European sugar prices that are already the lowest since 2011 will stay low with production quotas ending in 2017, according to Goldman Sachs Group Inc.
White, or refined, sugar (NYBOT:SBN14) in the European Union averaged 574 euros ($781) a metric ton in April, the lowest since September 2011 and 21 percent lower than a year earlier, according to data from the European Commission, the EU’s executive arm. In 2017, the EU will end caps on how much sugar domestic producers, which mostly use beets, can sell.
“Lower sugar prices are here to stay as we expect the pending change in regulation to result in an increase in sugar supply from Europe when quotas are abolished,” Katherine Tait, an analyst at Goldman, said in a report dated yesterday. “This was a driver of the rapid deterioration in prices over the last six months as the market adapts to the change.”
Suppliers in Europe, particularly in the U.K., are becoming more competitive on price to gain access in “key markets,” Tait said.
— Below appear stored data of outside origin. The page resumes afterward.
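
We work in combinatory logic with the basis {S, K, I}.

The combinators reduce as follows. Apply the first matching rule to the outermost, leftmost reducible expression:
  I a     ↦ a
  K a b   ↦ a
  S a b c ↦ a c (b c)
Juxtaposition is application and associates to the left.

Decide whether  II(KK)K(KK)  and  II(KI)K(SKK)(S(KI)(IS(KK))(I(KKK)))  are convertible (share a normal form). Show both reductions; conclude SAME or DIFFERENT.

Term A:
  start: II(KK)K(KK)
  [1] I(KK)K(KK)
  [2] KKK(KK)
  [3] K(KK)

Term B:
  start: II(KI)K(SKK)(S(KI)(IS(KK))(I(KKK)))
  [1] I(KI)K(SKK)(S(KI)(IS(KK))(I(KKK)))
  [2] KIK(SKK)(S(KI)(IS(KK))(I(KKK)))
  [3] I(SKK)(S(KI)(IS(KK))(I(KKK)))
  [4] SKK(S(KI)(IS(KK))(I(KKK)))
  [5] K(S(KI)(IS(KK))(I(KKK)))(K(S(KI)(IS(KK))(I(KKK))))
  [6] S(KI)(IS(KK))(I(KKK))
  [7] KI(I(KKK))(IS(KK)(I(KKK)))
  [8] I(IS(KK)(I(KKK)))
  [9] IS(KK)(I(KKK))
  [10] S(KK)(I(KKK))
  [11] S(KK)(KKK)
  [12] S(KK)K

Answer: DIFFERENT — A ⇓ K(KK), B ⇓ S(KK)K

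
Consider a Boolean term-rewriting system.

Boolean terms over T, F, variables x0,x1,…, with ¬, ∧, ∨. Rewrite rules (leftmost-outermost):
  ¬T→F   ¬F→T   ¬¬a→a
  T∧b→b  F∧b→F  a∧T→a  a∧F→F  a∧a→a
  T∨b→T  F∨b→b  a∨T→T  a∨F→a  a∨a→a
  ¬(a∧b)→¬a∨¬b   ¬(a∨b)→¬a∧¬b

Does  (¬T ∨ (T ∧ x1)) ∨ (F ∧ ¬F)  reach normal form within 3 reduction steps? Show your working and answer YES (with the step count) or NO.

Answer: NO — after 3 steps the term is x1 ∨ (F ∧ ¬F), not yet normal

Derivation:
  start: (¬T ∨ (T ∧ x1)) ∨ (F ∧ ¬F)
  →1  (F ∨ (T ∧ x1)) ∨ (F ∧ ¬F)
  →2  (T ∧ x1) ∨ (F ∧ ¬F)
  →3  x1 ∨ (F ∧ ¬F)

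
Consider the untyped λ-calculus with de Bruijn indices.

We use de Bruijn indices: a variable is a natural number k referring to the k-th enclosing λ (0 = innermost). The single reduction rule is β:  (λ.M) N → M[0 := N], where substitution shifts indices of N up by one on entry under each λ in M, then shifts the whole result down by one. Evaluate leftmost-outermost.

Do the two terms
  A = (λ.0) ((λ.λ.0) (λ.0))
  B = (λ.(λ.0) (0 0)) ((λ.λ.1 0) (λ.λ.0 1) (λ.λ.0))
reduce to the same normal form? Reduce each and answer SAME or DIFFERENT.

Term A:
  start: (λ.0) ((λ.λ.0) (λ.0))
  [1] (λ.λ.0) (λ.0)
  [2] λ.0

Term B:
  start: (λ.(λ.0) (0 0)) ((λ.λ.1 0) (λ.λ.0 1) (λ.λ.0))
  [1] (λ.0) ((λ.λ.1 0) (λ.λ.0 1) (λ.λ.0) ((λ.λ.1 0) (λ.λ.0 1) (λ.λ.0)))
  [2] (λ.λ.1 0) (λ.λ.0 1) (λ.λ.0) ((λ.λ.1 0) (λ.λ.0 1) (λ.λ.0))
  [3] (λ.(λ.λ.0 1) 0) (λ.λ.0) ((λ.λ.1 0) (λ.λ.0 1) (λ.λ.0))
  [4] (λ.λ.0 1) (λ.λ.0) ((λ.λ.1 0) (λ.λ.0 1) (λ.λ.0))
  [5] (λ.0 (λ.λ.0)) ((λ.λ.1 0) (λ.λ.0 1) (λ.λ.0))
  [6] (λ.λ.1 0) (λ.λ.0 1) (λ.λ.0) (λ.λ.0)
  [7] (λ.(λ.λ.0 1) 0) (λ.λ.0) (λ.λ.0)
  [8] (λ.λ.0 1) (λ.λ.0) (λ.λ.0)
  [9] (λ.0 (λ.λ.0)) (λ.λ.0)
  [10] (λ.λ.0) (λ.λ.0)
  [11] λ.0

Answer: SAME — A ⇓ λ.0, B ⇓ λ.0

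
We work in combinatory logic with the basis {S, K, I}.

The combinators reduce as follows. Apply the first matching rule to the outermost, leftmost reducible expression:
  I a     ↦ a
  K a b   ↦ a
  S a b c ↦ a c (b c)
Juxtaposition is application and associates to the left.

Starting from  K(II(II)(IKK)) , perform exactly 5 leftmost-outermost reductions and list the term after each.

  start: K(II(II)(IKK))
  step 1: K(I(II)(IKK))
  step 2: K(II(IKK))
  step 3: K(I(IKK))
  step 4: K(IKK)
  step 5: K(KK)

Answer: after 5 steps: K(KK)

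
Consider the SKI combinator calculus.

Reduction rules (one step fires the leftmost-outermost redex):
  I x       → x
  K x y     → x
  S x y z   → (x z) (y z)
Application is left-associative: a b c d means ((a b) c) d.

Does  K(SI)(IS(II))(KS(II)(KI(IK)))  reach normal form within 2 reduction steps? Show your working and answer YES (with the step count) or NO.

  start: K(SI)(IS(II))(KS(II)(KI(IK)))
  step 1: SI(KS(II)(KI(IK)))
  step 2: SI(S(KI(IK)))

Answer: NO — after 2 steps the term is SI(S(KI(IK))), not yet normal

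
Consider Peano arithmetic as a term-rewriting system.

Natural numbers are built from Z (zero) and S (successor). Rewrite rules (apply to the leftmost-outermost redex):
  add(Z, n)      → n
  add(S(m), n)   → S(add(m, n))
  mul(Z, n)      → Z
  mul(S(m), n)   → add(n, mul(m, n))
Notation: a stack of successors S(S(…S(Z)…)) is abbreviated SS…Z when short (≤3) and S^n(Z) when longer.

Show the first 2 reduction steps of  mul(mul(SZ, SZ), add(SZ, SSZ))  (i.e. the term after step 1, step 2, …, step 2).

  start: mul(mul(SZ, SZ), add(SZ, SSZ))
  [1] mul(add(SZ, mul(Z, SZ)), add(SZ, SSZ))
  [2] mul(S(add(Z, mul(Z, SZ))), add(SZ, SSZ))

Answer: after 2 steps: mul(S(add(Z, mul(Z, SZ))), add(SZ, SSZ))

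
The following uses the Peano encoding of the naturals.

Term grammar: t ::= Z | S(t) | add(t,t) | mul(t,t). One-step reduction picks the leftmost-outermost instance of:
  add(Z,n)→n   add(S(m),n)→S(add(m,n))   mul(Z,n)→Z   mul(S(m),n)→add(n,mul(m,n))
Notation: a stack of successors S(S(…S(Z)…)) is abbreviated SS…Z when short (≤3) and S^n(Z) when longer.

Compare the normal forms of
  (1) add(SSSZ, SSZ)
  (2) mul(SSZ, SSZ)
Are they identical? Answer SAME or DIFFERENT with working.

Term A:
  start: add(SSSZ, SSZ)
  [1] S(add(SSZ, SSZ))
  [2] S(S(add(SZ, SSZ)))
  [3] S(S(S(add(Z, SSZ))))
  [4] S^5(Z)

Term B:
  start: mul(SSZ, SSZ)
  [1] add(SSZ, mul(SZ, SSZ))
  [2] S(add(SZ, mul(SZ, SSZ)))
  [3] S(S(add(Z, mul(SZ, SSZ))))
  [4] S(S(mul(SZ, SSZ)))
  [5] S(S(add(SSZ, mul(Z, SSZ))))
  [6] S(S(S(add(SZ, mul(Z, SSZ)))))
  [7] S(S(S(S(add(Z, mul(Z, SSZ))))))
  [8] S(S(S(S(mul(Z, SSZ)))))
  [9] S^4(Z)

Answer: DIFFERENT — A ⇓ S^5(Z), B ⇓ S^4(Z)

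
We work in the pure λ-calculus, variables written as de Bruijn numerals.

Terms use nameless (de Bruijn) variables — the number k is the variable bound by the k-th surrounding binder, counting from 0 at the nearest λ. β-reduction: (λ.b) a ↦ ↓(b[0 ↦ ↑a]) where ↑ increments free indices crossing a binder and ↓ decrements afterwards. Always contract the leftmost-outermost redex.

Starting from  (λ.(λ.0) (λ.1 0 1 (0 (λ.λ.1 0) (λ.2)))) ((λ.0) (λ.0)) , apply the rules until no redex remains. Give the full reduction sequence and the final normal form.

  start: (λ.(λ.0) (λ.1 0 1 (0 (λ.λ.1 0) (λ.2)))) ((λ.0) (λ.0))
  →1  (λ.0) (λ.(λ.0) (λ.0) 0 ((λ.0) (λ.0)) (0 (λ.λ.1 0) (λ.(λ.0) (λ.0))))
  →2  λ.(λ.0) (λ.0) 0 ((λ.0) (λ.0)) (0 (λ.λ.1 0) (λ.(λ.0) (λ.0)))
  →3  λ.(λ.0) 0 ((λ.0) (λ.0)) (0 (λ.λ.1 0) (λ.(λ.0) (λ.0)))
  →4  λ.0 ((λ.0) (λ.0)) (0 (λ.λ.1 0) (λ.(λ.0) (λ.0)))
  →5  λ.0 (λ.0) (0 (λ.λ.1 0) (λ.(λ.0) (λ.0)))
  →6  λ.0 (λ.0) (0 (λ.λ.1 0) (λ.λ.0))

Answer: normal form = λ.0 (λ.0) (0 (λ.λ.1 0) (λ.λ.0))  (in 6 steps)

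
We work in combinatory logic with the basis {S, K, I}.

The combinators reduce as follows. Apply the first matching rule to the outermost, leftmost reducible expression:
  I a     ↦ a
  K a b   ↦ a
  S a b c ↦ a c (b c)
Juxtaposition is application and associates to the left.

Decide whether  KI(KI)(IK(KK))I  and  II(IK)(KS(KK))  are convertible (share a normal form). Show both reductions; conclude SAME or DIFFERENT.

Term A:
  start: KI(KI)(IK(KK))I
  [1] I(IK(KK))I
  [2] IK(KK)I
  [3] K(KK)I
  [4] KK

Term B:
  start: II(IK)(KS(KK))
  [1] I(IK)(KS(KK))
  [2] IK(KS(KK))
  [3] K(KS(KK))
  [4] KS

Answer: DIFFERENT — A ⇓ KK, B ⇓ KS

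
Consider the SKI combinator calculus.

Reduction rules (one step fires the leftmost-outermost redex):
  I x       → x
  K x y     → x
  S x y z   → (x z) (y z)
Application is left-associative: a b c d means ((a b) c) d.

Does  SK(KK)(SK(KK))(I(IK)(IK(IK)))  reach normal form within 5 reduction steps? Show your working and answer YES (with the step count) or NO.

  start: SK(KK)(SK(KK))(I(IK)(IK(IK)))
  step 1: K(SK(KK))(KK(SK(KK)))(I(IK)(IK(IK)))
  step 2: SK(KK)(I(IK)(IK(IK)))
  step 3: K(I(IK)(IK(IK)))(KK(I(IK)(IK(IK))))
  step 4: I(IK)(IK(IK))
  step 5: IK(IK(IK))

Answer: NO — after 5 steps the term is IK(IK(IK)), not yet normal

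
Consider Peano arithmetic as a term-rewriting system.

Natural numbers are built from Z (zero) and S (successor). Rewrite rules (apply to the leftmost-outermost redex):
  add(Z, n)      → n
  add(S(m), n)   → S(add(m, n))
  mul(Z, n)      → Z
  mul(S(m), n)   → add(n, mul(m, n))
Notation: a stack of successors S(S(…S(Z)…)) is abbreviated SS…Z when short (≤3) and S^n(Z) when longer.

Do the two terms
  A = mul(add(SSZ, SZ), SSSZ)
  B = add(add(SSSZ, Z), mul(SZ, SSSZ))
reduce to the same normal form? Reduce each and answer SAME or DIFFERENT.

Term A:
  start: mul(add(SSZ, SZ), SSSZ)
  →1  mul(S(add(SZ, SZ)), SSSZ)
  →2  add(SSSZ, mul(add(SZ, SZ), SSSZ))
  →3  S(add(SSZ, mul(add(SZ, SZ), SSSZ)))
  →4  S(S(add(SZ, mul(add(SZ, SZ), SSSZ))))
  →5  S(S(S(add(Z, mul(add(SZ, SZ), SSSZ)))))
  →6  S(S(S(mul(add(SZ, SZ), SSSZ))))
  →7  S(S(S(mul(S(add(Z, SZ)), SSSZ))))
  →8  S(S(S(add(SSSZ, mul(add(Z, SZ), SSSZ)))))
  →9  S(S(S(S(add(SSZ, mul(add(Z, SZ), SSSZ))))))
  →10  S(S(S(S(S(add(SZ, mul(add(Z, SZ), SSSZ)))))))
  →11  S(S(S(S(S(S(add(Z, mul(add(Z, SZ), SSSZ))))))))
  →12  S(S(S(S(S(S(mul(add(Z, SZ), SSSZ)))))))
  →13  S(S(S(S(S(S(mul(SZ, SSSZ)))))))
  →14  S(S(S(S(S(S(add(SSSZ, mul(Z, SSSZ))))))))
  →15  S(S(S(S(S(S(S(add(SSZ, mul(Z, SSSZ)))))))))
  →16  S(S(S(S(S(S(S(S(add(SZ, mul(Z, SSSZ))))))))))
  →17  S(S(S(S(S(S(S(S(S(add(Z, mul(Z, SSSZ)))))))))))
  →18  S(S(S(S(S(S(S(S(S(mul(Z, SSSZ))))))))))
  →19  S^9(Z)

Term B:
  start: add(add(SSSZ, Z), mul(SZ, SSSZ))
  →1  add(S(add(SSZ, Z)), mul(SZ, SSSZ))
  →2  S(add(add(SSZ, Z), mul(SZ, SSSZ)))
  →3  S(add(S(add(SZ, Z)), mul(SZ, SSSZ)))
  →4  S(S(add(add(SZ, Z), mul(SZ, SSSZ))))
  →5  S(S(add(S(add(Z, Z)), mul(SZ, SSSZ))))
  →6  S(S(S(add(add(Z, Z), mul(SZ, SSSZ)))))
  →7  S(S(S(add(Z, mul(SZ, SSSZ)))))
  →8  S(S(S(mul(SZ, SSSZ))))
  →9  S(S(S(add(SSSZ, mul(Z, SSSZ)))))
  →10  S(S(S(S(add(SSZ, mul(Z, SSSZ))))))
  →11  S(S(S(S(S(add(SZ, mul(Z, SSSZ)))))))
  →12  S(S(S(S(S(S(add(Z, mul(Z, SSSZ))))))))
  →13  S(S(S(S(S(S(mul(Z, SSSZ)))))))
  →14  S^6(Z)

Answer: DIFFERENT — A ⇓ S^9(Z), B ⇓ S^6(Z)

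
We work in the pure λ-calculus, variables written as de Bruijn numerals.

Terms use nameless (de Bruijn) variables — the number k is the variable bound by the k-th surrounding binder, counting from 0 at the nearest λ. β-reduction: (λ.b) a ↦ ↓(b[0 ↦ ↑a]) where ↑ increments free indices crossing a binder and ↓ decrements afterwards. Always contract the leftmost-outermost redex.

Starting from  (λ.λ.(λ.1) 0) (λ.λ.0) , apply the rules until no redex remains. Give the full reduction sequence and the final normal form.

Answer: normal form = λ.0  (in 2 steps)

Reduction:
  start: (λ.λ.(λ.1) 0) (λ.λ.0)
  [1] λ.(λ.1) 0
  [2] λ.0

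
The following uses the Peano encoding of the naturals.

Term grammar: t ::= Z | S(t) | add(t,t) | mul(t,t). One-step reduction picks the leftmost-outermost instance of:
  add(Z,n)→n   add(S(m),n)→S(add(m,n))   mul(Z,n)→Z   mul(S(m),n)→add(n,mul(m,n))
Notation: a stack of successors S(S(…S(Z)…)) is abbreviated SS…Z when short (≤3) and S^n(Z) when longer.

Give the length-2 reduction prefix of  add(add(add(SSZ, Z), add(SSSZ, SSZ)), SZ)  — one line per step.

  start: add(add(add(SSZ, Z), add(SSSZ, SSZ)), SZ)
  →1  add(add(S(add(SZ, Z)), add(SSSZ, SSZ)), SZ)
  →2  add(S(add(add(SZ, Z), add(SSSZ, SSZ))), SZ)

Answer: after 2 steps: add(S(add(add(SZ, Z), add(SSSZ, SSZ))), SZ)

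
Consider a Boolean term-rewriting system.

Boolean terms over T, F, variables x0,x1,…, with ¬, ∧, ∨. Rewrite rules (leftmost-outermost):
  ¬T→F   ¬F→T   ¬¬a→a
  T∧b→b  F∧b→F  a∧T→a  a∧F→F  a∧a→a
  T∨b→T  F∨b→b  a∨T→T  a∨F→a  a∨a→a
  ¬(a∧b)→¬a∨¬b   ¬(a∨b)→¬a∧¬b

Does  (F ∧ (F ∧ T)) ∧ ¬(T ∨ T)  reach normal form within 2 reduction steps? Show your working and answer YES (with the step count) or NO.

Answer: YES — reaches normal form F in 2 ≤ 2 steps

Derivation:
  start: (F ∧ (F ∧ T)) ∧ ¬(T ∨ T)
  →1  F ∧ ¬(T ∨ T)
  →2  F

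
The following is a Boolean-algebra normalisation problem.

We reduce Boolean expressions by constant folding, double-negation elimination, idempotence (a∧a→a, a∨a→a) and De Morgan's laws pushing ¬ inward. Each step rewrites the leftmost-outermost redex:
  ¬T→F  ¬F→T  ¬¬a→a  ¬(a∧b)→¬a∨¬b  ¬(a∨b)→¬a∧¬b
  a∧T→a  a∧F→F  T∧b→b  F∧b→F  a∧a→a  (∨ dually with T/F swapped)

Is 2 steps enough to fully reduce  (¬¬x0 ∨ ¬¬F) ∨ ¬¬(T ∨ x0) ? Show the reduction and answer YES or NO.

Answer: NO — after 2 steps the term is (x0 ∨ F) ∨ ¬¬(T ∨ x0), not yet normal

Reduction:
  start: (¬¬x0 ∨ ¬¬F) ∨ ¬¬(T ∨ x0)
  step 1: (x0 ∨ ¬¬F) ∨ ¬¬(T ∨ x0)
  step 2: (x0 ∨ F) ∨ ¬¬(T ∨ x0)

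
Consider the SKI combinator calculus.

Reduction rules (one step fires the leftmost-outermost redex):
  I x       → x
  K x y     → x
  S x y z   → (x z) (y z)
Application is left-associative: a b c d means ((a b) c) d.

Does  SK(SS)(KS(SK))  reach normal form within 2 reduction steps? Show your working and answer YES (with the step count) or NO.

Answer: NO — after 2 steps the term is KS(SK), not yet normal

Reduction:
  start: SK(SS)(KS(SK))
  [1] K(KS(SK))(SS(KS(SK)))
  [2] KS(SK)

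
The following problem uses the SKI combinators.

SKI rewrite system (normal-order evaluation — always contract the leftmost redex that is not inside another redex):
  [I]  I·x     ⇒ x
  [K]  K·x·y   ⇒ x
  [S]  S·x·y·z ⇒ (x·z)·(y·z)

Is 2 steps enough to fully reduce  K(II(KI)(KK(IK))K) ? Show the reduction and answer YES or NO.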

Goldman said in September EU sugar prices will fall to 500 euros in 2017-18.
The EU will produce 18 million tons of sugar in 2014-15, 7 percent more than 16.83 million tons in the 2013-14 season started Oct. 1, the French crop office FranceAgriMer said yesterday. In the U.K., the new beet crop for 2014-15 is making “very good progress,” according to Associated British Foods Plc., which owns British Sugar, the nation’s only beet processor.
Sugar prices have declined globally with supplies set to exceed demand for a fourth year in 2013-14 at 4.4 million tons, according to the London-based International Sugar Organization.
White, or refined, sugar for delivery in October fell 0.9 percent to $455 a ton by 2:51 p.m. on NYSE Liffe in London. Futures dropped 25 percent in the past two years.